Some threads at Google Webmaster Help Forums:
Starting 22nd September, Google has started selecting completely unrelated URLs as canonical URLs. My canonical URLs are properly defined everywhere, but Google is still picking incorrect URLs.Error is "Duplicate, submitted URL not selected as canonical".
Are there current technical problems at Google? We have been a publisher for many years. Suddenly in the last week we have had two canonical problems. This is despite the recent news reports being very, very different to other pages on our site. Using webmaster tools I am told that there is a canonical problem with reports from about ten years ago!
Google has had issues like this before - back in April 2019 Google has a canonical URL bug, here is when Google confirmed that back then:
We’re aware for some pages, there’s an issue where we may have selected an unrelated canonical URL. In turn, breadcrumb trails on mobile might reflect the unrelated URLs. In rare cases, it might prevent proper indexing.
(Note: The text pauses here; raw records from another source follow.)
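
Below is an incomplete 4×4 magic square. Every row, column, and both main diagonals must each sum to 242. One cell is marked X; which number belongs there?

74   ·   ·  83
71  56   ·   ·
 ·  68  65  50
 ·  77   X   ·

The remaining cell in row 3 is (3,1) = 242 − 183 = 59.
Column 1 must total 242; the given cells sum to 204, so (4,1) = 38.
Using column 2: 56 + 68 + 77 + ? → (1,2) = 242 − 201 = 41.
From main diagonal, 242 − (74 + 56 + 65) gives (4,4) = 47.
Anti-diagonal: 83 + 68 + 38 + ? = 242, so (2,3) = 53.
From row 1, 242 − (74 + 41 + 83) gives (1,3) = 44.
Row 2: 71 + 56 + 53 + ? = 242, so (2,4) = 62.
Row 4 must total 242; the given cells sum to 162, so (4,3) = 80.

80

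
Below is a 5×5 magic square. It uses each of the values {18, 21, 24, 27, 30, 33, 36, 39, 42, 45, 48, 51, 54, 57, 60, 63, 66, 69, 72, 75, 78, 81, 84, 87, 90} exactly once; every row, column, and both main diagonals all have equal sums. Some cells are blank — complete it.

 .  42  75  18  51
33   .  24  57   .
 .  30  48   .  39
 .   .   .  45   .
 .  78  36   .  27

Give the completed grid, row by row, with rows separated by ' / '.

84 42 75 18 51 / 33 66 24 57 90 / 72 30 48 81 39 / 21 54 87 45 63 / 60 78 36 69 27

The 25 entries sum to 1350, so each line sums to 1350/5 = 270.
Row 1 must total 270; the given cells sum to 186, so (1,1) = 84.
Using column 3: 75 + 24 + 48 + 36 + ? → (4,3) = 270 − 183 = 87.
Main diagonal: 84 + 48 + 45 + 27 + ? = 270, so (2,2) = 66.
Using row 2: 33 + 66 + 24 + 57 + ? → (2,5) = 270 − 180 = 90.
Using column 2: 42 + 66 + 30 + 78 + ? → (4,2) = 270 − 216 = 54.
Column 5 needs 270; the known cells sum to 207, so (4,5) = 63.
From anti-diagonal, 270 − (51 + 57 + 48 + 54) gives (5,1) = 60.
The remaining cell in row 4 is (4,1) = 270 − 249 = 21.
From row 5, 270 − (60 + 78 + 36 + 27) gives (5,4) = 69.
From column 1, 270 − (84 + 33 + 21 + 60) gives (3,1) = 72.
Column 4: 18 + 57 + 45 + 69 + ? = 270, so (3,4) = 81.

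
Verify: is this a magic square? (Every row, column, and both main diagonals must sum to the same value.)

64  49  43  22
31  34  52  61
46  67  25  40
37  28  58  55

Yes

Row 1: 64 + 49 + 43 + 22 = 178.
Row 2: 31 + 34 + 52 + 61 = 178.
Row 3: 46 + 67 + 25 + 40 = 178.
Row 4: 37 + 28 + 58 + 55 = 178.
Column 1: 64 + 31 + 46 + 37 = 178.
Column 2: 49 + 34 + 67 + 28 = 178.
Column 3: 43 + 52 + 25 + 58 = 178.
Column 4: 22 + 61 + 40 + 55 = 178.
Main diagonal: 64 + 34 + 25 + 55 = 178.
Anti-diagonal: 22 + 52 + 67 + 37 = 178.
All lines sum to 178.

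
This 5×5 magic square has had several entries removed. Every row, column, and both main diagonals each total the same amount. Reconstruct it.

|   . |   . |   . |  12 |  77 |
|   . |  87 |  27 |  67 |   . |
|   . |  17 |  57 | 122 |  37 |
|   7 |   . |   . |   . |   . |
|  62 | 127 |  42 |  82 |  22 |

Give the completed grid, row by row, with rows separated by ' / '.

117 32 97 12 77 / 47 87 27 67 107 / 102 17 57 122 37 / 7 72 112 52 92 / 62 127 42 82 22

Row 5 is already complete: 62 + 127 + 42 + 82 + 22 = 335, so that is the magic constant.
Row 3 needs 335; the known cells sum to 233, so (3,1) = 102.
From column 4, 335 − (12 + 67 + 122 + 82) gives (4,4) = 52.
Using main diagonal: 87 + 57 + 52 + 22 + ? → (1,1) = 335 − 218 = 117.
Anti-diagonal needs 335; the known cells sum to 263, so (4,2) = 72.
Using column 1: 117 + 102 + 7 + 62 + ? → (2,1) = 335 − 288 = 47.
Column 2 needs 335; the known cells sum to 303, so (1,2) = 32.
From row 1, 335 − (117 + 32 + 12 + 77) gives (1,3) = 97.
Row 2: 47 + 87 + 27 + 67 + ? = 335, so (2,5) = 107.
The remaining cell in column 3 is (4,3) = 335 − 223 = 112.
From column 5, 335 − (77 + 107 + 37 + 22) gives (4,5) = 92.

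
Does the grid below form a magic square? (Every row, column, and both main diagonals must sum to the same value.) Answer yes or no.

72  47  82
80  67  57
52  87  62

No — row 3 sums to 201 but column 1 sums to 204.

Row 1: 72 + 47 + 82 = 201.
Row 2: 80 + 67 + 57 = 204.
Row 3: 52 + 87 + 62 = 201.
Column 1: 72 + 80 + 52 = 204.
Column 2: 47 + 67 + 87 = 201.
Column 3: 82 + 57 + 62 = 201.
Main diagonal: 72 + 67 + 62 = 201.
Anti-diagonal: 82 + 67 + 52 = 201.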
We’ve been fixing this & will update when fully resolved.
— Google Webmasters (@googlewmc) April 25, 2019
I will dig in more hopefully on Tuesday after Yom Kippur.
So far Google has not confirmed any issues with me or publically.
Forum discussion at Black Hat World, WebmasterWorld and Google Webmaster Help Forums.
Update: Give Google examples over here.
Update 2: Google has now confirmed this as an indexing issue with mobile-indexing and canonicalization.